Andrei Gudkov, Ph.D., D. Sc., Chief Scientific Officer of Cleveland BioLabs and Senior Vice President of Basic Science at Roswell Park Cancer Institute, commented, "We are very excited by these initial results, which extend CBLB502's potential medical applications in cancer treatment from use as a supportive care agent to reduce toxicities of radio and chemotherapy to use as a direct anticancer agent. We believe that clinical development of CBLB502's potential immunotherapy effects may be pursued in parallel to or in some cases as part of, our prior plan for supportive care applications, and we are currently modifying our development plan to integrate this important new opportunity. We expect to complete these adjustments shortly and move forward into the clinic."

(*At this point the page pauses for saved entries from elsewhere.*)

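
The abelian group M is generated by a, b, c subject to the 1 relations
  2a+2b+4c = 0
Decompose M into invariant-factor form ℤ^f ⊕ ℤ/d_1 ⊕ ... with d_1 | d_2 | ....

rank_ℚ(R)=1; free=3−1=2
SNF(R) diag = [2] → torsion [2]

Answer: M ≅ ℤ^2 ⊕ ℤ/2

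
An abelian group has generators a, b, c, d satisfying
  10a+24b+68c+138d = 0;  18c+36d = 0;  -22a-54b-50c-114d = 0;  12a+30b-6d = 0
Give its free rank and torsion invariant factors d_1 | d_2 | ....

Answer: M ≅ ℤ/2 ⊕ ℤ/6 ⊕ ℤ/18 ⊕ ℤ/18

Derivation:
rank_ℚ(R)=4; free=4−4=0
SNF(R) diag = [2, 6, 18, 18] → torsion [2, 6, 18, 18]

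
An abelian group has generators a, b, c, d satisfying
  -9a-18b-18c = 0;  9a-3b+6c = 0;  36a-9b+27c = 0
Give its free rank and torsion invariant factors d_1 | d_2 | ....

Answer: M ≅ ℤ^1 ⊕ ℤ/3 ⊕ ℤ/9 ⊕ ℤ/9

Derivation:
rank_ℚ(R)=3; free=4−3=1
SNF(R) diag = [3, 9, 9] → torsion [3, 9, 9]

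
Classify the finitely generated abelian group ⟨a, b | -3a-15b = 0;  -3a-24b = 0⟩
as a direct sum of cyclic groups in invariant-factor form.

rank_ℚ(R)=2; free=2−2=0
SNF(R) diag = [3, 9] → torsion [3, 9]

Answer: M ≅ ℤ/3 ⊕ ℤ/9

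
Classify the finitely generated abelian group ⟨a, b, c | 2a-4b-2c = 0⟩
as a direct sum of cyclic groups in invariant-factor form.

Answer: M ≅ ℤ^2 ⊕ ℤ/2

Derivation:
rank_ℚ(R)=1; free=3−1=2
SNF(R) diag = [2] → torsion [2]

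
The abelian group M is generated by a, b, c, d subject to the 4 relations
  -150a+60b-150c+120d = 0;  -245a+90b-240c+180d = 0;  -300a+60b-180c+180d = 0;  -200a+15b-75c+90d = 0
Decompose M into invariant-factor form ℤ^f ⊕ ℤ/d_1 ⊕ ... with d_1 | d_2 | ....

Answer: M ≅ ℤ/5 ⊕ ℤ/15 ⊕ ℤ/30 ⊕ ℤ/60

Derivation:
rank_ℚ(R)=4; free=4−4=0
SNF(R) diag = [5, 15, 30, 60] → torsion [5, 15, 30, 60]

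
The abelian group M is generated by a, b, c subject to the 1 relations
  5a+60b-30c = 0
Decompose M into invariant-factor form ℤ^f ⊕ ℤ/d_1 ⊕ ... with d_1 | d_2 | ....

Answer: M ≅ ℤ^2 ⊕ ℤ/5

Derivation:
rank_ℚ(R)=1; free=3−1=2
SNF(R) diag = [5] → torsion [5]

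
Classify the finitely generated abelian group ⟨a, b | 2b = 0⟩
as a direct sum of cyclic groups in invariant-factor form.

rank_ℚ(R)=1; free=2−1=1
SNF(R) diag = [2] → torsion [2]

Answer: M ≅ ℤ^1 ⊕ ℤ/2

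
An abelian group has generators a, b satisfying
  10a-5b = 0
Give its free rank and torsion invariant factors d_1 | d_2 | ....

Answer: M ≅ ℤ^1 ⊕ ℤ/5

Derivation:
rank_ℚ(R)=1; free=2−1=1
SNF(R) diag = [5] → torsion [5]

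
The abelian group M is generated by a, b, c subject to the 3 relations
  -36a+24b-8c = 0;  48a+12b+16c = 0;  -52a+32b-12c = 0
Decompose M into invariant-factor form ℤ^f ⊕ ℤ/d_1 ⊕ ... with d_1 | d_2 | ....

Answer: M ≅ ℤ/4 ⊕ ℤ/4 ⊕ ℤ/12

Derivation:
rank_ℚ(R)=3; free=3−3=0
SNF(R) diag = [4, 4, 12] → torsion [4, 4, 12]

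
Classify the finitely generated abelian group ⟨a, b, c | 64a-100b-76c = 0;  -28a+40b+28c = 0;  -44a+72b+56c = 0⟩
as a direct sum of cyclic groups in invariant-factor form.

Answer: M ≅ ℤ/4 ⊕ ℤ/4 ⊕ ℤ/12

Derivation:
rank_ℚ(R)=3; free=3−3=0
SNF(R) diag = [4, 4, 12] → torsion [4, 4, 12]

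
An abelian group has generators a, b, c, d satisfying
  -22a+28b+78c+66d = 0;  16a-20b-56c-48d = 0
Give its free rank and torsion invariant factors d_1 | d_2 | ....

Answer: M ≅ ℤ^2 ⊕ ℤ/2 ⊕ ℤ/4

Derivation:
rank_ℚ(R)=2; free=4−2=2
SNF(R) diag = [2, 4] → torsion [2, 4]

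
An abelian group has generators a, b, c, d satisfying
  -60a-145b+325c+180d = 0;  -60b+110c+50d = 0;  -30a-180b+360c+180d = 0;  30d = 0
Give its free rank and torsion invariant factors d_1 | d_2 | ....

rank_ℚ(R)=4; free=4−4=0
SNF(R) diag = [5, 10, 30, 30] → torsion [5, 10, 30, 30]

Answer: M ≅ ℤ/5 ⊕ ℤ/10 ⊕ ℤ/30 ⊕ ℤ/30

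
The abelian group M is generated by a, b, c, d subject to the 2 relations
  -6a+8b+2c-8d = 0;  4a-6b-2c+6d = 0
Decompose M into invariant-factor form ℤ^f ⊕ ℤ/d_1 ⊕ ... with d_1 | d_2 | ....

Answer: M ≅ ℤ^2 ⊕ ℤ/2 ⊕ ℤ/2

Derivation:
rank_ℚ(R)=2; free=4−2=2
SNF(R) diag = [2, 2] → torsion [2, 2]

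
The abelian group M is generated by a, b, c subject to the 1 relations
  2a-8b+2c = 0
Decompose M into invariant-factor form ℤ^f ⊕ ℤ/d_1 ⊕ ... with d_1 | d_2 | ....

rank_ℚ(R)=1; free=3−1=2
SNF(R) diag = [2] → torsion [2]

Answer: M ≅ ℤ^2 ⊕ ℤ/2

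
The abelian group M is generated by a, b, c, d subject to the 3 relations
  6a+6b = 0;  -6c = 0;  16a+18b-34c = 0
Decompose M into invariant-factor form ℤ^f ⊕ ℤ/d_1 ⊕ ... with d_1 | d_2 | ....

Answer: M ≅ ℤ^1 ⊕ ℤ/2 ⊕ ℤ/6 ⊕ ℤ/6

Derivation:
rank_ℚ(R)=3; free=4−3=1
SNF(R) diag = [2, 6, 6] → torsion [2, 6, 6]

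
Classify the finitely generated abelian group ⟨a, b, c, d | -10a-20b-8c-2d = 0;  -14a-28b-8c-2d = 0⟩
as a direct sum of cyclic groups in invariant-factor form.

Answer: M ≅ ℤ^2 ⊕ ℤ/2 ⊕ ℤ/4

Derivation:
rank_ℚ(R)=2; free=4−2=2
SNF(R) diag = [2, 4] → torsion [2, 4]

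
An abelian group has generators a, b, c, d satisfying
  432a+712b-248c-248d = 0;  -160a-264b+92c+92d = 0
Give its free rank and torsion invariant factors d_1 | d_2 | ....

rank_ℚ(R)=2; free=4−2=2
SNF(R) diag = [4, 8] → torsion [4, 8]

Answer: M ≅ ℤ^2 ⊕ ℤ/4 ⊕ ℤ/8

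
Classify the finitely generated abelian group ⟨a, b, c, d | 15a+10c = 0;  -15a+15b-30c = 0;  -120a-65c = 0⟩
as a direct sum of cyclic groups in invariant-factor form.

rank_ℚ(R)=3; free=4−3=1
SNF(R) diag = [5, 15, 45] → torsion [5, 15, 45]

Answer: M ≅ ℤ^1 ⊕ ℤ/5 ⊕ ℤ/15 ⊕ ℤ/45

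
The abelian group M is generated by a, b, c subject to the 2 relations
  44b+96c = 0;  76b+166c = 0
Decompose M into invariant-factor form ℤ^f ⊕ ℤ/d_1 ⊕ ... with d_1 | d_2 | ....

Answer: M ≅ ℤ^1 ⊕ ℤ/2 ⊕ ℤ/4

Derivation:
rank_ℚ(R)=2; free=3−2=1
SNF(R) diag = [2, 4] → torsion [2, 4]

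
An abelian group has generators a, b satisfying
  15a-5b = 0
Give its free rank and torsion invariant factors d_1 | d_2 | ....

Answer: M ≅ ℤ^1 ⊕ ℤ/5

Derivation:
rank_ℚ(R)=1; free=2−1=1
SNF(R) diag = [5] → torsion [5]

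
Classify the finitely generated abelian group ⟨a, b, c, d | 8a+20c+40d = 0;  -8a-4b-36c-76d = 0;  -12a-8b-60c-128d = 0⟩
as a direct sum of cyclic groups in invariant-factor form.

Answer: M ≅ ℤ^1 ⊕ ℤ/4 ⊕ ℤ/4 ⊕ ℤ/4

Derivation:
rank_ℚ(R)=3; free=4−3=1
SNF(R) diag = [4, 4, 4] → torsion [4, 4, 4]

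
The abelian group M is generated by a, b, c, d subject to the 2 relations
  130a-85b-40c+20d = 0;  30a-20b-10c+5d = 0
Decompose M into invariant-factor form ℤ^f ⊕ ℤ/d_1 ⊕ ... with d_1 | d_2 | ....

rank_ℚ(R)=2; free=4−2=2
SNF(R) diag = [5, 5] → torsion [5, 5]

Answer: M ≅ ℤ^2 ⊕ ℤ/5 ⊕ ℤ/5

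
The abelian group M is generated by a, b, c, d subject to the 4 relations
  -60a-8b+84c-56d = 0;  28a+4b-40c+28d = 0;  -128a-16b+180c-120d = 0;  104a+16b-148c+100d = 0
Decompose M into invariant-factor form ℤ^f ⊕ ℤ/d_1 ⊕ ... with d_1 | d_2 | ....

rank_ℚ(R)=4; free=4−4=0
SNF(R) diag = [4, 4, 4, 4] → torsion [4, 4, 4, 4]

Answer: M ≅ ℤ/4 ⊕ ℤ/4 ⊕ ℤ/4 ⊕ ℤ/4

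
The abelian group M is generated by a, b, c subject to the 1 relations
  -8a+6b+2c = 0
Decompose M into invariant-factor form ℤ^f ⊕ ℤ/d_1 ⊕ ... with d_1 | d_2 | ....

rank_ℚ(R)=1; free=3−1=2
SNF(R) diag = [2] → torsion [2]

Answer: M ≅ ℤ^2 ⊕ ℤ/2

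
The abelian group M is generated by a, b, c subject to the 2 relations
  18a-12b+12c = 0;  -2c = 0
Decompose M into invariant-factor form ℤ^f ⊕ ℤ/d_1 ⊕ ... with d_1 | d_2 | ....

Answer: M ≅ ℤ^1 ⊕ ℤ/2 ⊕ ℤ/6

Derivation:
rank_ℚ(R)=2; free=3−2=1
SNF(R) diag = [2, 6] → torsion [2, 6]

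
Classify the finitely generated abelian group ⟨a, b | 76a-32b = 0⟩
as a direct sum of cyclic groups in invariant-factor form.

rank_ℚ(R)=1; free=2−1=1
SNF(R) diag = [4] → torsion [4]

Answer: M ≅ ℤ^1 ⊕ ℤ/4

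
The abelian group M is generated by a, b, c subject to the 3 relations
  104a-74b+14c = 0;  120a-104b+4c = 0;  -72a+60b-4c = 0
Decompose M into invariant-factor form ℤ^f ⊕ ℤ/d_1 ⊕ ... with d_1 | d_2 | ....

rank_ℚ(R)=3; free=3−3=0
SNF(R) diag = [2, 4, 8] → torsion [2, 4, 8]

Answer: M ≅ ℤ/2 ⊕ ℤ/4 ⊕ ℤ/8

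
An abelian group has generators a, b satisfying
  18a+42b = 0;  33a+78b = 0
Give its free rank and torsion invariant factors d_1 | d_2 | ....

Answer: M ≅ ℤ/3 ⊕ ℤ/6

Derivation:
rank_ℚ(R)=2; free=2−2=0
SNF(R) diag = [3, 6] → torsion [3, 6]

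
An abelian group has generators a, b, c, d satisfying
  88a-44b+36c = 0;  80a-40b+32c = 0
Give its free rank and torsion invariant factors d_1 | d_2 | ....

rank_ℚ(R)=2; free=4−2=2
SNF(R) diag = [4, 8] → torsion [4, 8]

Answer: M ≅ ℤ^2 ⊕ ℤ/4 ⊕ ℤ/8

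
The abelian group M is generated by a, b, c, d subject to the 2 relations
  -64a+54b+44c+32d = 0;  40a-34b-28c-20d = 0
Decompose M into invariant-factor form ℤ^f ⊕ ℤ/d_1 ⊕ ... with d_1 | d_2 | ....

rank_ℚ(R)=2; free=4−2=2
SNF(R) diag = [2, 4] → torsion [2, 4]

Answer: M ≅ ℤ^2 ⊕ ℤ/2 ⊕ ℤ/4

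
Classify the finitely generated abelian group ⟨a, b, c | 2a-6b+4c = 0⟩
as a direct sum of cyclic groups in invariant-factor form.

rank_ℚ(R)=1; free=3−1=2
SNF(R) diag = [2] → torsion [2]

Answer: M ≅ ℤ^2 ⊕ ℤ/2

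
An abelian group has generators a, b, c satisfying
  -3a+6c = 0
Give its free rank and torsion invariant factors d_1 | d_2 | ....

rank_ℚ(R)=1; free=3−1=2
SNF(R) diag = [3] → torsion [3]

Answer: M ≅ ℤ^2 ⊕ ℤ/3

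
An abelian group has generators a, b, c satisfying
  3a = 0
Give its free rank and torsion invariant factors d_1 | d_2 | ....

Answer: M ≅ ℤ^2 ⊕ ℤ/3

Derivation:
rank_ℚ(R)=1; free=3−1=2
SNF(R) diag = [3] → torsion [3]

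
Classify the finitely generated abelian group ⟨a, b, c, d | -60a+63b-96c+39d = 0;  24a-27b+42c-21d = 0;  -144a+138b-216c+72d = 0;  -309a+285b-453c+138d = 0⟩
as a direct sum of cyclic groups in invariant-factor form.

rank_ℚ(R)=4; free=4−4=0
SNF(R) diag = [3, 3, 6, 18] → torsion [3, 3, 6, 18]

Answer: M ≅ ℤ/3 ⊕ ℤ/3 ⊕ ℤ/6 ⊕ ℤ/18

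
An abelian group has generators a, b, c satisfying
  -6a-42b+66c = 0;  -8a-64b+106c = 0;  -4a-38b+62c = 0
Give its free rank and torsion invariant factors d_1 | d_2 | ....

rank_ℚ(R)=3; free=3−3=0
SNF(R) diag = [2, 6, 18] → torsion [2, 6, 18]

Answer: M ≅ ℤ/2 ⊕ ℤ/6 ⊕ ℤ/18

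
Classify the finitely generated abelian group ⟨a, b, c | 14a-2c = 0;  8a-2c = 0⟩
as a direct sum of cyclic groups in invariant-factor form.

rank_ℚ(R)=2; free=3−2=1
SNF(R) diag = [2, 6] → torsion [2, 6]

Answer: M ≅ ℤ^1 ⊕ ℤ/2 ⊕ ℤ/6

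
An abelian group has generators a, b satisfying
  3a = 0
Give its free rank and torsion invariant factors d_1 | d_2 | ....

Answer: M ≅ ℤ^1 ⊕ ℤ/3

Derivation:
rank_ℚ(R)=1; free=2−1=1
SNF(R) diag = [3] → torsion [3]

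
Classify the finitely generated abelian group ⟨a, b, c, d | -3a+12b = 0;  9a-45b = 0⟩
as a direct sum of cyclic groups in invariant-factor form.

Answer: M ≅ ℤ^2 ⊕ ℤ/3 ⊕ ℤ/9

Derivation:
rank_ℚ(R)=2; free=4−2=2
SNF(R) diag = [3, 9] → torsion [3, 9]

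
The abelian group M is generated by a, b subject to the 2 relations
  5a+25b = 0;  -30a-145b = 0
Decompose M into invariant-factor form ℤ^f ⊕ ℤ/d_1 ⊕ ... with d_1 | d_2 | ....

Answer: M ≅ ℤ/5 ⊕ ℤ/5

Derivation:
rank_ℚ(R)=2; free=2−2=0
SNF(R) diag = [5, 5] → torsion [5, 5]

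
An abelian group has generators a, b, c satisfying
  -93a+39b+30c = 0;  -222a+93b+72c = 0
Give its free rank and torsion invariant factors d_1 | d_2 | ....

rank_ℚ(R)=2; free=3−2=1
SNF(R) diag = [3, 3] → torsion [3, 3]

Answer: M ≅ ℤ^1 ⊕ ℤ/3 ⊕ ℤ/3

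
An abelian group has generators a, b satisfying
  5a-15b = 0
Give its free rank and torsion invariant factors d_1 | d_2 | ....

Answer: M ≅ ℤ^1 ⊕ ℤ/5

Derivation:
rank_ℚ(R)=1; free=2−1=1
SNF(R) diag = [5] → torsion [5]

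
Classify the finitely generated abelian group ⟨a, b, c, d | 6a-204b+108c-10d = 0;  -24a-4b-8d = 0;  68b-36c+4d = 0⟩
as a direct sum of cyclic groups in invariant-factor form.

rank_ℚ(R)=3; free=4−3=1
SNF(R) diag = [2, 4, 12] → torsion [2, 4, 12]

Answer: M ≅ ℤ^1 ⊕ ℤ/2 ⊕ ℤ/4 ⊕ ℤ/12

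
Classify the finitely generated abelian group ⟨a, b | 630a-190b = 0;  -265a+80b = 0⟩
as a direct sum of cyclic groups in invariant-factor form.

rank_ℚ(R)=2; free=2−2=0
SNF(R) diag = [5, 10] → torsion [5, 10]

Answer: M ≅ ℤ/5 ⊕ ℤ/10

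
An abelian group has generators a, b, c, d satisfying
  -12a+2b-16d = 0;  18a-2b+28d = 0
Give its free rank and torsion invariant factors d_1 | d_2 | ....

Answer: M ≅ ℤ^2 ⊕ ℤ/2 ⊕ ℤ/6

Derivation:
rank_ℚ(R)=2; free=4−2=2
SNF(R) diag = [2, 6] → torsion [2, 6]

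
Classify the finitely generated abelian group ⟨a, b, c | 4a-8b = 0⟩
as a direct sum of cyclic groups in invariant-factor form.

Answer: M ≅ ℤ^2 ⊕ ℤ/4

Derivation:
rank_ℚ(R)=1; free=3−1=2
SNF(R) diag = [4] → torsion [4]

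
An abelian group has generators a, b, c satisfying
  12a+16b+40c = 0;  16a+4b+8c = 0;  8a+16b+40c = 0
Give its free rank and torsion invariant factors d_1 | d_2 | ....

rank_ℚ(R)=3; free=3−3=0
SNF(R) diag = [4, 4, 8] → torsion [4, 4, 8]

Answer: M ≅ ℤ/4 ⊕ ℤ/4 ⊕ ℤ/8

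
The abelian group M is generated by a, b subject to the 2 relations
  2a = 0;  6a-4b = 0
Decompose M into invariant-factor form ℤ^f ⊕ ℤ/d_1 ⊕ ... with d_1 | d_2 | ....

rank_ℚ(R)=2; free=2−2=0
SNF(R) diag = [2, 4] → torsion [2, 4]

Answer: M ≅ ℤ/2 ⊕ ℤ/4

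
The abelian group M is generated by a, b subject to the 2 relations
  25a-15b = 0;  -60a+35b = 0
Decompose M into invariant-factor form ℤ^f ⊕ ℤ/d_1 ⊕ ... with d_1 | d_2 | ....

Answer: M ≅ ℤ/5 ⊕ ℤ/5

Derivation:
rank_ℚ(R)=2; free=2−2=0
SNF(R) diag = [5, 5] → torsion [5, 5]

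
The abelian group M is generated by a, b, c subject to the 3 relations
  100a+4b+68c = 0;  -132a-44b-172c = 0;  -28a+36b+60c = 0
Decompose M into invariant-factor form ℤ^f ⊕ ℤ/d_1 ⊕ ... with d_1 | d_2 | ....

Answer: M ≅ ℤ/4 ⊕ ℤ/8 ⊕ ℤ/24

Derivation:
rank_ℚ(R)=3; free=3−3=0
SNF(R) diag = [4, 8, 24] → torsion [4, 8, 24]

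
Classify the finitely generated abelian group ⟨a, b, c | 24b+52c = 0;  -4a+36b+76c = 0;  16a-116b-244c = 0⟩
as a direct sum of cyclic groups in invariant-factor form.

Answer: M ≅ ℤ/4 ⊕ ℤ/4 ⊕ ℤ/4

Derivation:
rank_ℚ(R)=3; free=3−3=0
SNF(R) diag = [4, 4, 4] → torsion [4, 4, 4]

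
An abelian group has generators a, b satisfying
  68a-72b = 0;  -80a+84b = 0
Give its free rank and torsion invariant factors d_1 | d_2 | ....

Answer: M ≅ ℤ/4 ⊕ ℤ/12

Derivation:
rank_ℚ(R)=2; free=2−2=0
SNF(R) diag = [4, 12] → torsion [4, 12]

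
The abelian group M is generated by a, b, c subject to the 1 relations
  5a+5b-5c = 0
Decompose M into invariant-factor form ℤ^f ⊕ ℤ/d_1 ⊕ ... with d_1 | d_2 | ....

Answer: M ≅ ℤ^2 ⊕ ℤ/5

Derivation:
rank_ℚ(R)=1; free=3−1=2
SNF(R) diag = [5] → torsion [5]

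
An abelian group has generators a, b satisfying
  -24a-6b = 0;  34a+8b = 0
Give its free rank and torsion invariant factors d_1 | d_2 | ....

Answer: M ≅ ℤ/2 ⊕ ℤ/6

Derivation:
rank_ℚ(R)=2; free=2−2=0
SNF(R) diag = [2, 6] → torsion [2, 6]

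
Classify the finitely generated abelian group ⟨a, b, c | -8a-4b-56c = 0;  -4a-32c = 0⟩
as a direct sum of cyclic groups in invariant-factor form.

Answer: M ≅ ℤ^1 ⊕ ℤ/4 ⊕ ℤ/4

Derivation:
rank_ℚ(R)=2; free=3−2=1
SNF(R) diag = [4, 4] → torsion [4, 4]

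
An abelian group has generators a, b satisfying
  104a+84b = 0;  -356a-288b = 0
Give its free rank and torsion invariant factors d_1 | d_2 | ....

Answer: M ≅ ℤ/4 ⊕ ℤ/12

Derivation:
rank_ℚ(R)=2; free=2−2=0
SNF(R) diag = [4, 12] → torsion [4, 12]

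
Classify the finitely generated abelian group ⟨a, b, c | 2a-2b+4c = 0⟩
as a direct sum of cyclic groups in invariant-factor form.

Answer: M ≅ ℤ^2 ⊕ ℤ/2

Derivation:
rank_ℚ(R)=1; free=3−1=2
SNF(R) diag = [2] → torsion [2]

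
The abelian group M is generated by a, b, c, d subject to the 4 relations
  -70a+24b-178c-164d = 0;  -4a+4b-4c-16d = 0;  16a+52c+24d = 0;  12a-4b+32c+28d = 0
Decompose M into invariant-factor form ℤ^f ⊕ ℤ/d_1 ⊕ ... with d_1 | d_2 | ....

rank_ℚ(R)=4; free=4−4=0
SNF(R) diag = [2, 4, 4, 4] → torsion [2, 4, 4, 4]

Answer: M ≅ ℤ/2 ⊕ ℤ/4 ⊕ ℤ/4 ⊕ ℤ/4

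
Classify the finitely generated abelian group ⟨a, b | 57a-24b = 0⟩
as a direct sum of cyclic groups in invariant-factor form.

rank_ℚ(R)=1; free=2−1=1
SNF(R) diag = [3] → torsion [3]

Answer: M ≅ ℤ^1 ⊕ ℤ/3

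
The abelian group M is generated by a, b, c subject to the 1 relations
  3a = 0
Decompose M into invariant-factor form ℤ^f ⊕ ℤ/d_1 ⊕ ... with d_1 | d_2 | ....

rank_ℚ(R)=1; free=3−1=2
SNF(R) diag = [3] → torsion [3]

Answer: M ≅ ℤ^2 ⊕ ℤ/3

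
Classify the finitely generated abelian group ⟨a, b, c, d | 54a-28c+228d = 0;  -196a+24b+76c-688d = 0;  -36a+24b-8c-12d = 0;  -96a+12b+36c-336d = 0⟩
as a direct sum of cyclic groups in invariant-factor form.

Answer: M ≅ ℤ/2 ⊕ ℤ/4 ⊕ ℤ/12 ⊕ ℤ/12

Derivation:
rank_ℚ(R)=4; free=4−4=0
SNF(R) diag = [2, 4, 12, 12] → torsion [2, 4, 12, 12]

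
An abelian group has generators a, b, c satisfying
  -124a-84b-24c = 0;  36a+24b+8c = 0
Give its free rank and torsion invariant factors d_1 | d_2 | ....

rank_ℚ(R)=2; free=3−2=1
SNF(R) diag = [4, 4] → torsion [4, 4]

Answer: M ≅ ℤ^1 ⊕ ℤ/4 ⊕ ℤ/4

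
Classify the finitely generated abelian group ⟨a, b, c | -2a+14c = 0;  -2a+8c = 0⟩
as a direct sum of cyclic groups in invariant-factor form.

rank_ℚ(R)=2; free=3−2=1
SNF(R) diag = [2, 6] → torsion [2, 6]

Answer: M ≅ ℤ^1 ⊕ ℤ/2 ⊕ ℤ/6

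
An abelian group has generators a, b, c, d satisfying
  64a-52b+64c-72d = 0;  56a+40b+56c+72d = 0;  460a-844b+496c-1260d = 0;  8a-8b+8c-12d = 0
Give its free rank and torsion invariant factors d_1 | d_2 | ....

Answer: M ≅ ℤ/4 ⊕ ℤ/12 ⊕ ℤ/36 ⊕ ℤ/72

Derivation:
rank_ℚ(R)=4; free=4−4=0
SNF(R) diag = [4, 12, 36, 72] → torsion [4, 12, 36, 72]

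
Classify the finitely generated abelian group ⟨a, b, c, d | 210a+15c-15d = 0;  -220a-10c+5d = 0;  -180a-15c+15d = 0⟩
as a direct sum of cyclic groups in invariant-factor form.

rank_ℚ(R)=3; free=4−3=1
SNF(R) diag = [5, 15, 30] → torsion [5, 15, 30]

Answer: M ≅ ℤ^1 ⊕ ℤ/5 ⊕ ℤ/15 ⊕ ℤ/30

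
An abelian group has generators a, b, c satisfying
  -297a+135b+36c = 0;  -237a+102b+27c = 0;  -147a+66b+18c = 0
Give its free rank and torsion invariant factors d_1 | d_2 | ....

rank_ℚ(R)=3; free=3−3=0
SNF(R) diag = [3, 9, 27] → torsion [3, 9, 27]

Answer: M ≅ ℤ/3 ⊕ ℤ/9 ⊕ ℤ/27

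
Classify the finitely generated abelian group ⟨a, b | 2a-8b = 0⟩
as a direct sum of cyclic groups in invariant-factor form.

Answer: M ≅ ℤ^1 ⊕ ℤ/2

Derivation:
rank_ℚ(R)=1; free=2−1=1
SNF(R) diag = [2] → torsion [2]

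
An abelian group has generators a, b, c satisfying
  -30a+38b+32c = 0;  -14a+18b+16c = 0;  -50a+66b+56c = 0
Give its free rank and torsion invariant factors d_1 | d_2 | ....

rank_ℚ(R)=3; free=3−3=0
SNF(R) diag = [2, 4, 8] → torsion [2, 4, 8]

Answer: M ≅ ℤ/2 ⊕ ℤ/4 ⊕ ℤ/8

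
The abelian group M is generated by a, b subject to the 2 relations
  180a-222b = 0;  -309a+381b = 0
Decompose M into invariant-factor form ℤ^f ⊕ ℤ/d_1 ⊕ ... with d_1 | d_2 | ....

Answer: M ≅ ℤ/3 ⊕ ℤ/6

Derivation:
rank_ℚ(R)=2; free=2−2=0
SNF(R) diag = [3, 6] → torsion [3, 6]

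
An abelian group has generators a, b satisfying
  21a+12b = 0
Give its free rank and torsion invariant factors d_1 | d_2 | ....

rank_ℚ(R)=1; free=2−1=1
SNF(R) diag = [3] → torsion [3]

Answer: M ≅ ℤ^1 ⊕ ℤ/3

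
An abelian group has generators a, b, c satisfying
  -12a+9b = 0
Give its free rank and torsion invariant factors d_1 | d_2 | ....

rank_ℚ(R)=1; free=3−1=2
SNF(R) diag = [3] → torsion [3]

Answer: M ≅ ℤ^2 ⊕ ℤ/3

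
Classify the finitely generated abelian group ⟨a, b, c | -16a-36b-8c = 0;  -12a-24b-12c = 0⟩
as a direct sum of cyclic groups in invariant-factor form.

rank_ℚ(R)=2; free=3−2=1
SNF(R) diag = [4, 12] → torsion [4, 12]

Answer: M ≅ ℤ^1 ⊕ ℤ/4 ⊕ ℤ/12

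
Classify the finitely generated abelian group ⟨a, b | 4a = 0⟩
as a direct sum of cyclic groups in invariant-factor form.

rank_ℚ(R)=1; free=2−1=1
SNF(R) diag = [4] → torsion [4]

Answer: M ≅ ℤ^1 ⊕ ℤ/4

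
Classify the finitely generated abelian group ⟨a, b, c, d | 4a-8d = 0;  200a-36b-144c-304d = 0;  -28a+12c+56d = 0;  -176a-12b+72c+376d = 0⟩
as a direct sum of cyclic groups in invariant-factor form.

rank_ℚ(R)=4; free=4−4=0
SNF(R) diag = [4, 12, 12, 24] → torsion [4, 12, 12, 24]

Answer: M ≅ ℤ/4 ⊕ ℤ/12 ⊕ ℤ/12 ⊕ ℤ/24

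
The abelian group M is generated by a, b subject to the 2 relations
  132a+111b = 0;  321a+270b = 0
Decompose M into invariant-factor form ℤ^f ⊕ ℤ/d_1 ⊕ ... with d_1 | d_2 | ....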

William Cance, M.D., Surgeon-in-Chief and Chair of the Department of Surgical Oncology at Roswell Park Cancer Institute, stated, "I have always thought that CBLB502 had the potential to revolutionize several areas of clinical cancer treatment through its ability to protect normal tissues. With this recent demonstration of direct anticancer activity, I believe the potential for CBLB502 to achieve broad clinical application becomes even more likely. I am especially excited about the observations regarding CBLB502's effect on tumors in the liver, as this property could make a significant difference in a currently hopeless category of patients with advanced liver metastasis."
These findings were the result of research into the tissue specific activity of CBLB502, which was funded by a Grand Opportunities (GO) grant under the American Recovery and Reinvestment Act of 2009 from the Office of the Director and the National Institute of Allergy and Infectious Diseases (NIAID) of the National Institutes of Health (NIH).
This direction of research follows previous preclinical demonstrations of CBLB502's specific protection of normal tissues versus tumors, and its ability to protect such tissues in animal models of fractioned, localized radiation mimicking clinical regimens.